The Catholic Council added: “It is important for us to again offer an unreserved apology to all those who have been hurt by abuse in the Roman Catholic Church in England and Wales and to reaffirm our commitment to the continued refinement and improvement of our safeguarding work to protect all children and the vulnerable.”
The Vatican has underlined that the secrecy of confession is inviolable, in response to a rising number of mandatory reporting laws around the world.
In a 2019 note, it said: “Any political action or legislative initiative aimed at ‘breaching’ the inviolability of the sacramental seal would constitute an unacceptable offense against libertas Ecclesiae [freedom of the Church], which does not receive its legitimacy from individual States, but from God; it would also constitute a violation of religious freedom, legally fundamental to all other freedoms, including the freedom of conscience of individual citizens, both penitents and confessors.”
During an appearance before the inquiry in 2019, Cardinal Vincent Nichols, the Archbishop of Westminster and head of the Bishops’ Conference of England and Wales, said that the sacramental seal was “an essential part of the exercise of priesthood” and he would “defend the seal of the confession, absolutely.”
Asked how the Church would respond if the inquiry recommended breaking the seal of confession, he said it “would not be well received” and “would be rejected.”
IICSA has previously published reports specifically on the Catholic Church, including case studies on the English Benedictine Congregation and the Archdiocese of Birmingham.
The inquiry’s final report mentioned the Catholic Church almost 100 times. It said that its investigation into the Church had “revealed a sorry history of child sexual abuse where abusive priests and members of religious orders and institutions preyed on children for prolonged periods of time.”
“Although there have been some improvements to current safeguarding arrangements, more recent audits have identified weaknesses.

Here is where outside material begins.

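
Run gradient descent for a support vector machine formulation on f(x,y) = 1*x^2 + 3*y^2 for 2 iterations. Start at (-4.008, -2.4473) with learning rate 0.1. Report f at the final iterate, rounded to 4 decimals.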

The culture and attitudes in the Roman Catholic Church have been resistant to change,” it said.
Lawyer Richard Scorer, who represents clerical abuse survivors, argued that IICSA’s recommendations did not go far enough.
“We strongly welcome mandatory reporting, something survivors have argued for for many years. However, the inquiry’s recommendation on this falls short of what we need,” he said. “The lack of any criminal penalty for failure to report abuse which is reasonably suspected creates a real risk that institutions can still turn a blind eye.”
“Children rarely disclose abuse, perpetrators almost never do. Mandatory reporting can only work if the requirement to report reasonable suspicion of abuse has teeth in the form of criminal sanctions. As currently worded, the inquiry’s proposal could end up being mandatory reporting in name only.”
Scorer, head of abuse law at Slater and Gordon Lawyers in Manchester, added: “We will fight to strengthen this proposal as it goes through parliament.”